Cocky Hahn
- Full name: Carl Hugo Linsingen Hahn
- Born: 7 January 1886
- Died: 27 September 1948 (aged 62) Grootfontein, South West Africa (present day Namibia)
- Height: 1.77 m (5 ft 10 in)

Rugby union career
- Position(s): Wing

Provincial / State sides
- Years: Team / Apps / (Points)
- Transvaal /  / ()

International career
- Years: Team / Apps / (Points)
- 1910: South Africa / 3 / (3)

= Cocky Hahn =

South African rugby union player

Carl Hugo Linsingen Hahn (7 January 1886 – 27 September 1948), known as Cocky Hahn, was a South African international rugby union player.

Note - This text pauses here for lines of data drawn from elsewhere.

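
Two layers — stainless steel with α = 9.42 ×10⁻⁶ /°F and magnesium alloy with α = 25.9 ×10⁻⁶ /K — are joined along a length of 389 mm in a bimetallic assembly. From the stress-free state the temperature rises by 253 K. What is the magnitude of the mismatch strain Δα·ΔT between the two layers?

2.26×10⁻³

stainless steel: α = 9.42×10⁻⁶/°F × 9/5 = 17.0×10⁻⁶/K.
Δα = |17.0 − 25.9|×10⁻⁶/K = 8.94×10⁻⁶/K.
Mismatch strain = Δα·ΔT = 8.94×10⁻⁶ × 253.0 = 2.26×10⁻³.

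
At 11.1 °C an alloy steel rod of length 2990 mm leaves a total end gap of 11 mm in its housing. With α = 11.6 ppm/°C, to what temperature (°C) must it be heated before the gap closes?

α·L₀·ΔT = 11.0 mm ⇒ ΔT = 11.0 / (11.6×10⁻⁶ × 2990.0) = 317.1 K.
T = 11.1 + 317.1 = 328.2 °C.

328 °C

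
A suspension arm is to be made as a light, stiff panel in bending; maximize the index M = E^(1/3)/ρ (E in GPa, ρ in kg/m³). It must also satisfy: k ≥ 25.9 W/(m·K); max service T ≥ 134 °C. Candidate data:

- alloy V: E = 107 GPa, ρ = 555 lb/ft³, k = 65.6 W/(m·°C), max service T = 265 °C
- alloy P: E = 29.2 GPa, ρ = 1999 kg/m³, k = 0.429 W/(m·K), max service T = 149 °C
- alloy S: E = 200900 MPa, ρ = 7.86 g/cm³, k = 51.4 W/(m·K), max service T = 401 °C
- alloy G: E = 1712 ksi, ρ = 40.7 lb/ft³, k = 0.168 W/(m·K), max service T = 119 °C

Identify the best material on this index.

alloy S

Screen on constraints: k ≥ 25.9 W/(m·K); max service T ≥ 134 °C. Survivors: alloy V, alloy S.
In SI units:
  alloy V: E = 107.0 GPa, ρ = 8890 kg/m³
  alloy S: E = 200.9 GPa, ρ = 7860 kg/m³
  alloy S: M = 0.745×10⁻³
  alloy V: M = 0.534×10⁻³
Alloy S ranks first.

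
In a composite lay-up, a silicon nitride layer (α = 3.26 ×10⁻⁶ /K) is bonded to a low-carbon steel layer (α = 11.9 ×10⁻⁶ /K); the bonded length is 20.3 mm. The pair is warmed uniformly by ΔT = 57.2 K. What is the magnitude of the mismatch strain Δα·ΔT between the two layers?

Δα = |3.26 − 11.9|×10⁻⁶/K = 8.64×10⁻⁶/K.
Mismatch strain = Δα·ΔT = 8.64×10⁻⁶ × 57.2 = 4.94×10⁻⁴.

4.94×10⁻⁴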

Hahn was the son of a Lutheran minister and grandson of Baltic German missionary Carl Hugo Hahn. His mother was also of German ancestry. He may have been born in South West Africa (sources vary), but did grow up in Paarl, and was educated at Paarl Boys' High School.

A wing three–quarter, Hahn represented Transvaal and in 1910 was capped for the Springboks on the right wing for all three Test matches in their 2–1 series win over the visiting Great British team (now known as the Lions). He scored the winning try on his debut match at the Wanderers Ground in Johannesburg.

Hahn served with the Imperial Light Horse in World War I.

Post war, Hahn was a long serving Native Commissioner in Ovamboland. He was fluent in the language of the Ovambo people and considered an expert on the tribes of South West Africa, so much so that he participated in delegations to the United Nations during the 1940s.